Higher-order topological phases for time-reversal-symmetry breaking superconductivity in UTe$_2$ (2504.01584v1)

Abstract: The recent discovery of heavy-fermion superconductor UTe$2$ has broadened the possibility of realizing exotic time-reversal-symmetry-breaking superconductivity. However, a comprehensive understanding of the topological phases in the superconducting states of UTe$_2$ is still lacking. Here, we present an exhaustive classification of topological phases for all time-reversal symmetry breaking pairing symmetries of UTe$_2$. Using the K theoretical classification approach, we uncover that 25 out of 36 possible pairing states are classified as higher-order topological phases, with some demonstrating hybrid-order topology through an intricate interplay of hinge and corner states.

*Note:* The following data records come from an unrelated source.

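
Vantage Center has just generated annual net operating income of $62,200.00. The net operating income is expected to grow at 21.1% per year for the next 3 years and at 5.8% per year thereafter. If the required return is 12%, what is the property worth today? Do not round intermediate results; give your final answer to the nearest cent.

$1560320.90

D_1 = 75324.20000
D_2 = 91217.60620
D_3 = 110464.52111
Terminal value at year 3: TV = D_3×(1+g_2)/(r−g_2) = 116871.46333/0.062 = 1885023.60214
P_0 = D_1/(1+r)^1 + D_2/(1+r)^2 + D_3/(1+r)^3 + TV/(1+r)^3
    = 67253.75000 + 72718.11719 + 78626.46421 + 1341722.56666 = 1560320.89806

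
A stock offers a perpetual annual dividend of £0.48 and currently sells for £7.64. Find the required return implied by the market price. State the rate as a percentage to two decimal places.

6.28%

P = C/r ⇒ r = C/P = £0.48/£7.64 = 0.062827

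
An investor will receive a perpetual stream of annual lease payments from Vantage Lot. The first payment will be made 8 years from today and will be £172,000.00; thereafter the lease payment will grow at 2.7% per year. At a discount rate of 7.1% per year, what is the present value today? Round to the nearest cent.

£2418518.84

Value at end of year 7: C₁ / (r − g) = £172,000.00 / (0.071 − 0.027) = £3,909,090.9091
Discount to today: PV = £3,909,090.9091 / (1 + 0.071)^7 = £3,909,090.9091 / 1.616316 = £2,418,518.84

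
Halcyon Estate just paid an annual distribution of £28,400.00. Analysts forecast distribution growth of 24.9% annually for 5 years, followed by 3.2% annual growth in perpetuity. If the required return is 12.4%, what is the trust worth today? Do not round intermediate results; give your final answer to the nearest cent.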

Furthermore, under the weak-coupling condition of the pair potentials, the possible pairing symmetries are constrained to $B{ju} + i B_{ku}$, $A_{u} + i B_{j u}$, and $B_{j g} + iA_u$ ($j,k = 1,2,3$; $j \neq k$), where these symbols denote the irreducible representations of the point group $D_{2h}$. For these pairing states, the topological invariants are related to the Fermi surface topology via the Fermi-surface formula, enabling us to systematically diagnose higher-order topological phases. Using a tight-binding model, we demonstrate the higher-order topological phases of the mixed-parity $A_u + iB_{1g}$ superconductors, where the second-order and hybrid-order topological phases emerge as the number of Fermi surfaces enclosing the time-reversal invariant momentum evolves from two to four. The findings suggest that UTe$_2$ serves as a compelling platform for exploring higher-order topological superconductors with diverse topological surface states.